En outre, la recherche sur la pauvreté s'intéresse de plus en plus à de nombreux aspects "multidimensionnels". C'est particulièrement intéressant pour mieux comprendre le phénomène et voir ce qui se passe dans une société. Cependant, c'est moins utile si l'on veut vraiment lutter contre la pauvreté car, quelle que soit la manière dont on l'envisage, dans toute économie de marché - où les gens ont besoin d'argent pour acheter des biens et des services - la pauvreté est avant tout un déficit de revenu. Je l'explique au chapitre 3. C'est un sujet délicat qui rencontre toujours des résistances, mais les arguments sont solides comme le roc. Cela ne signifie toutefois pas que ce déficit de revenu ne peut être résolu que par des prestations ou des salaires, mais qu'un revenu adéquat devrait toujours être le premier et le dernier objectif de toute réduction de la pauvreté digne de ce nom. Les personnes doivent pouvoir retrouver leur autonomie et leur dignité, et cela ne peut se faire qu'avec l'autosuffisance couplée à la solidarité.
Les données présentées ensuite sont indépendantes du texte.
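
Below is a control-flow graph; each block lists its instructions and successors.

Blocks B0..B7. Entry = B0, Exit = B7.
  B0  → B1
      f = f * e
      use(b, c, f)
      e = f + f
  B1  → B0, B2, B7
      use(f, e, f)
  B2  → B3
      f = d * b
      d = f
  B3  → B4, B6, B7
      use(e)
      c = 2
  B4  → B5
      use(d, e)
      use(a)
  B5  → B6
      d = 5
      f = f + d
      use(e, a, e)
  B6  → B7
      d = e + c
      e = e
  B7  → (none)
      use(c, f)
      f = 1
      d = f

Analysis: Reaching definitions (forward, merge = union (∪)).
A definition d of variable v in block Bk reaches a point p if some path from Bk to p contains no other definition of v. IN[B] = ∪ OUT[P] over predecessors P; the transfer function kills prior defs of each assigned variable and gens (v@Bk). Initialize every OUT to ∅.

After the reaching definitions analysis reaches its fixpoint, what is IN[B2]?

Per-block solution:
  B0:   IN={e@B0, f@B0}   OUT={e@B0, f@B0}
  B1:   IN={e@B0, f@B0}   OUT={e@B0, f@B0}
  B2:   IN={e@B0, f@B0}   OUT={d@B2, e@B0, f@B2}
  B3:   IN={d@B2, e@B0, f@B2}   OUT={c@B3, d@B2, e@B0, f@B2}
  B4:   IN={c@B3, d@B2, e@B0, f@B2}   OUT={c@B3, d@B2, e@B0, f@B2}
  B5:   IN={c@B3, d@B2, e@B0, f@B2}   OUT={c@B3, d@B5, e@B0, f@B5}
  B6:   IN={c@B3, d@B2, d@B5, e@B0, f@B2, f@B5}   OUT={c@B3, d@B6, e@B6, f@B2, f@B5}
  B7:   IN={c@B3, d@B2, d@B6, e@B0, e@B6, f@B0, f@B2, f@B5}   OUT={c@B3, d@B7, e@B0, e@B6, f@B7}

Merge at B2: IN[B2] = OUT[B1] = {e@B0, f@B0}

Answer: {e@B0, f@B0}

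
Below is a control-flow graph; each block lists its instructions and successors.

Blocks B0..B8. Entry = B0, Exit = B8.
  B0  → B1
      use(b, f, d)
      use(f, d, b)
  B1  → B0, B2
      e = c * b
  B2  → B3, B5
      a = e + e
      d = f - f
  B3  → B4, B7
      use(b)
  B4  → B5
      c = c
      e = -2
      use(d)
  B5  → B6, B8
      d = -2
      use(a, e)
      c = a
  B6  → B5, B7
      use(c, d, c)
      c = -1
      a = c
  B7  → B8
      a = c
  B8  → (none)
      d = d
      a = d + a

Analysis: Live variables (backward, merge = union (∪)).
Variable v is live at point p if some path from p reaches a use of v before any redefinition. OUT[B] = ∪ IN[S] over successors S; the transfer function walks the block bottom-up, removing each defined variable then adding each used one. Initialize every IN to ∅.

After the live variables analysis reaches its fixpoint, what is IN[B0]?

Converged values:
  B0: | IN={b, c, d, f} | OUT={b, c, d, f}
  B1: | IN={b, c, d, f} | OUT={b, c, d, e, f}
  B2: | IN={b, c, e, f} | OUT={a, b, c, d, e}
  B3: | IN={a, b, c, d} | OUT={a, c, d}
  B4: | IN={a, c, d} | OUT={a, e}
  B5: | IN={a, e} | OUT={a, c, d, e}
  B6: | IN={c, d, e} | OUT={a, c, d, e}
  B7: | IN={c, d} | OUT={a, d}
  B8: | IN={a, d} | OUT={}

Merge at B0: OUT[B0] = IN[B1] = {b, c, d, f}
Applying B0's transfer function to that OUT value gives IN[B0] (row B0 above).

Answer: {b, c, d, f}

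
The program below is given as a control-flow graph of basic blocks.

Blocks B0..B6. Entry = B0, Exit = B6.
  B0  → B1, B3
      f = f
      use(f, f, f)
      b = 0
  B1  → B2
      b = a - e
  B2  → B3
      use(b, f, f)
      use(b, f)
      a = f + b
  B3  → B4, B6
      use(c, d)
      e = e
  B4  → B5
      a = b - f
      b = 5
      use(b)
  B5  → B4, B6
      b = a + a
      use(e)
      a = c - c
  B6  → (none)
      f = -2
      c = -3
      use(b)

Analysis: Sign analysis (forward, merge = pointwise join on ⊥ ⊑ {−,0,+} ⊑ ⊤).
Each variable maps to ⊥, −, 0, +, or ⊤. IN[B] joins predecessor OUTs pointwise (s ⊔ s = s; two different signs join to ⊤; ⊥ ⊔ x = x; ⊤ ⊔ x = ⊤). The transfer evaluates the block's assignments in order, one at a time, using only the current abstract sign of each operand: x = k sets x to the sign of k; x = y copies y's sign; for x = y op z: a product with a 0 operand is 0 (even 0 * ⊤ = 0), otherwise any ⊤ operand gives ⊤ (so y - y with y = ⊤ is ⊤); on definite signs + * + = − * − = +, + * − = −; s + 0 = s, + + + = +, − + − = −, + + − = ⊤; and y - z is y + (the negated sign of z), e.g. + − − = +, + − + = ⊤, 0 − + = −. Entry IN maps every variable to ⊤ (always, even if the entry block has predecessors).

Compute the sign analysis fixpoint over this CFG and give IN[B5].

Answer: {a: ⊤, b: +, c: ⊤, d: ⊤, e: ⊤, f: ⊤}

Working:
Fixpoint table:
  B0:   IN=(all ⊤)   OUT={b:0; rest ⊤}
  B1:   IN={b:0; rest ⊤}   OUT=(all ⊤)
  B2:   IN=(all ⊤)   OUT=(all ⊤)
  B3:   IN=(all ⊤)   OUT=(all ⊤)
  B4:   IN=(all ⊤)   OUT={b:+; rest ⊤}
  B5:   IN={b:+; rest ⊤}   OUT=(all ⊤)
  B6:   IN=(all ⊤)   OUT={c:-, f:-; rest ⊤}

Merge at B5: IN[B5] = OUT[B4] = {a: ⊤, b: +, c: ⊤, d: ⊤, e: ⊤, f: ⊤}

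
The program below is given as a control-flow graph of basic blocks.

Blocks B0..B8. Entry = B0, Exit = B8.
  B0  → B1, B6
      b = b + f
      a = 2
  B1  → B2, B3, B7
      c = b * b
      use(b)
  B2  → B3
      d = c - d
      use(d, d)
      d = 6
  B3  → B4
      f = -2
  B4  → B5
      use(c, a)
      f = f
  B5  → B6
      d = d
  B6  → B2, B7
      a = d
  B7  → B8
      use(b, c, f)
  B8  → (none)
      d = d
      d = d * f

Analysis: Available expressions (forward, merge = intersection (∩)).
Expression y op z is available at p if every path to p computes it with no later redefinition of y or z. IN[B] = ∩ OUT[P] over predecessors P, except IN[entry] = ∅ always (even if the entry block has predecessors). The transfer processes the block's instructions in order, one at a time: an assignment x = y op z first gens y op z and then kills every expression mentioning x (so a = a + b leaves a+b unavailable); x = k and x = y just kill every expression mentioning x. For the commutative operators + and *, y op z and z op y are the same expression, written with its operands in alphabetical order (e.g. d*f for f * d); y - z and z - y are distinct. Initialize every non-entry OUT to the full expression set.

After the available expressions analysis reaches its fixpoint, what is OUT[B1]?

Answer: {b*b}

Derivation:
Fixpoint table:
  B0:   IN={}   OUT={}
  B1:   IN={}   OUT={b*b}
  B2:   IN={}   OUT={}
  B3:   IN={}   OUT={}
  B4:   IN={}   OUT={}
  B5:   IN={}   OUT={}
  B6:   IN={}   OUT={}
  B7:   IN={}   OUT={}
  B8:   IN={}   OUT={}

Merge at B1: IN[B1] = OUT[B0] = {}
Applying B1's transfer function to that IN value gives OUT[B1] (row B1 above).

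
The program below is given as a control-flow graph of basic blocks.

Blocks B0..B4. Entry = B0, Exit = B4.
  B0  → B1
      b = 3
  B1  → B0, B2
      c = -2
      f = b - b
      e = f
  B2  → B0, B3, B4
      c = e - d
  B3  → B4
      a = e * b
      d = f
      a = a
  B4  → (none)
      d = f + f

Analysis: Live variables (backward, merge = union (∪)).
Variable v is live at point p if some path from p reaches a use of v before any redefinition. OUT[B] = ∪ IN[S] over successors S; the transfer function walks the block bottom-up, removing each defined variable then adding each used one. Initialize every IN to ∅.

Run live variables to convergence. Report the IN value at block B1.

Answer: {b, d}

Derivation:
Converged values:
  B0: | IN={d} | OUT={b, d}
  B1: | IN={b, d} | OUT={b, d, e, f}
  B2: | IN={b, d, e, f} | OUT={b, d, e, f}
  B3: | IN={b, e, f} | OUT={f}
  B4: | IN={f} | OUT={}

Merge at B1: OUT[B1] = IN[B0] ⊔ IN[B2] = {b, d, e, f}
Applying B1's transfer function to that OUT value gives IN[B1] (row B1 above).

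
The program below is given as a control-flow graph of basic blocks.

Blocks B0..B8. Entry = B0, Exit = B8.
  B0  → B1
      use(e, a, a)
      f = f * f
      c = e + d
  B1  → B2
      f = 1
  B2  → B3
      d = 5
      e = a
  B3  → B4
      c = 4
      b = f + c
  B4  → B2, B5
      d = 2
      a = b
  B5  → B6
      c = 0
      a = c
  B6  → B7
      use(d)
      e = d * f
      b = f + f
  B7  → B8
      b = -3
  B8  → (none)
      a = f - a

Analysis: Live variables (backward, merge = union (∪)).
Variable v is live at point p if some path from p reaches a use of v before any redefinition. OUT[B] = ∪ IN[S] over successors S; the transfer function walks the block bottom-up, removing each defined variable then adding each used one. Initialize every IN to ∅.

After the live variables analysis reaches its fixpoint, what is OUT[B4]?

Answer: {a, d, f}

Trace:
Fixpoint table:
  B0:   IN={a, d, e, f}   OUT={a}
  B1:   IN={a}   OUT={a, f}
  B2:   IN={a, f}   OUT={f}
  B3:   IN={f}   OUT={b, f}
  B4:   IN={b, f}   OUT={a, d, f}
  B5:   IN={d, f}   OUT={a, d, f}
  B6:   IN={a, d, f}   OUT={a, f}
  B7:   IN={a, f}   OUT={a, f}
  B8:   IN={a, f}   OUT={}

Merge at B4: OUT[B4] = IN[B2] ⊔ IN[B5] = {a, d, f}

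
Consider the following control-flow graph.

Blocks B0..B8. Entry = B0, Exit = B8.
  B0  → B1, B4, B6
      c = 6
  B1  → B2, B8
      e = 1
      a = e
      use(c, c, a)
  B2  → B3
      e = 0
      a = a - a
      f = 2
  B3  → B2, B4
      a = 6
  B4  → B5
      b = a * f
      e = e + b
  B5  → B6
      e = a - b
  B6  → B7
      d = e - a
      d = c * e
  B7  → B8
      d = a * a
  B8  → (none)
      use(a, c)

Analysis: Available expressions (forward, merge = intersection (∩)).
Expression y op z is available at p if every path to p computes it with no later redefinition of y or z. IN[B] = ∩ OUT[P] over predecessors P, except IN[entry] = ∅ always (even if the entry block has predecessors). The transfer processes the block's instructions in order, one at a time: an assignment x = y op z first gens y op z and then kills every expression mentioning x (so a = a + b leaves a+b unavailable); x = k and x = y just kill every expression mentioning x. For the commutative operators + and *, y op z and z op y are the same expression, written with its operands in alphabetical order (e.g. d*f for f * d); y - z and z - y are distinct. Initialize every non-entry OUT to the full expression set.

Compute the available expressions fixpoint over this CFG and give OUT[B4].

Answer: {a*f}

Derivation:
Converged values:
  B0:  IN={}  OUT={}
  B1:  IN={}  OUT={}
  B2:  IN={}  OUT={}
  B3:  IN={}  OUT={}
  B4:  IN={}  OUT={a*f}
  B5:  IN={a*f}  OUT={a*f, a-b}
  B6:  IN={}  OUT={c*e, e-a}
  B7:  IN={c*e, e-a}  OUT={a*a, c*e, e-a}
  B8:  IN={}  OUT={}

Merge at B4: IN[B4] = OUT[B0] ∩ OUT[B3] = {}
Applying B4's transfer function to that IN value gives OUT[B4] (row B4 above).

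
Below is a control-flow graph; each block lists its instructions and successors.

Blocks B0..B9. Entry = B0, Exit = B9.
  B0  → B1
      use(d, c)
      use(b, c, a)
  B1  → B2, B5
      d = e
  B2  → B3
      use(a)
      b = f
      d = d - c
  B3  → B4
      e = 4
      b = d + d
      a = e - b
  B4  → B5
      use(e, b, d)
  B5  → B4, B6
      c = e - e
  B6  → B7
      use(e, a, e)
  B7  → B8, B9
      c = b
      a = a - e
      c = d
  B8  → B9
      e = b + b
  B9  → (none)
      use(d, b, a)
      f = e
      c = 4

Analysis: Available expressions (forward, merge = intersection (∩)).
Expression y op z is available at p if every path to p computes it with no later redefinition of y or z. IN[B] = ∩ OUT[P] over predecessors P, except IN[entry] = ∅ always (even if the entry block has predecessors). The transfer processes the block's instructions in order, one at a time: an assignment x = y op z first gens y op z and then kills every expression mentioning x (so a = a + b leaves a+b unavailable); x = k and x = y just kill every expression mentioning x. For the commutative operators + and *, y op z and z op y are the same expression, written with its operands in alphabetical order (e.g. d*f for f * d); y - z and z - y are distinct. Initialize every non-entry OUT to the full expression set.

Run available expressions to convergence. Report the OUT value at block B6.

Fixpoint table:
  B0:  IN={}  OUT={}
  B1:  IN={}  OUT={}
  B2:  IN={}  OUT={}
  B3:  IN={}  OUT={d+d, e-b}
  B4:  IN={}  OUT={}
  B5:  IN={}  OUT={e-e}
  B6:  IN={e-e}  OUT={e-e}
  B7:  IN={e-e}  OUT={e-e}
  B8:  IN={e-e}  OUT={b+b}
  B9:  IN={}  OUT={}

Merge at B6: IN[B6] = OUT[B5] = {e-e}
Applying B6's transfer function to that IN value gives OUT[B6] (row B6 above).

Answer: {e-e}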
Lorsque j'ai commencé à faire des recherches sur la pauvreté il y a 30 ans, j'ai été principalement influencée par quelques études historiques et sociologiques, Georg Simmel, Bronislav Geremek, Philippe Sassier et le "Handbook" d'Else Oyen. Elles expliquent parfaitement le rôle que peut jouer le thème de la pauvreté en politique. Les théories de ces auteurs correspondent parfaitement à ce que j'ai vu et lu dans les documents de la Banque mondiale et d'autres institutions internationales. La "réduction de la pauvreté" était déployée contre les États sociaux et contre un projet de développement collectif et national. C'était l'époque où l'on croyait à la mondialisation qui allait créer un monde sans pauvreté. Une analyse approfondie de tous les documents m'a appris que cette "réduction de la pauvreté" était précisément la pièce maîtresse du néolibéralisme. Cela ne m'a jamais quitté.
Francine vit à Bruxelles mais passe le froid des hivers européens dans la ville de l'éternel printemps, Cuernavaca, au Mexique.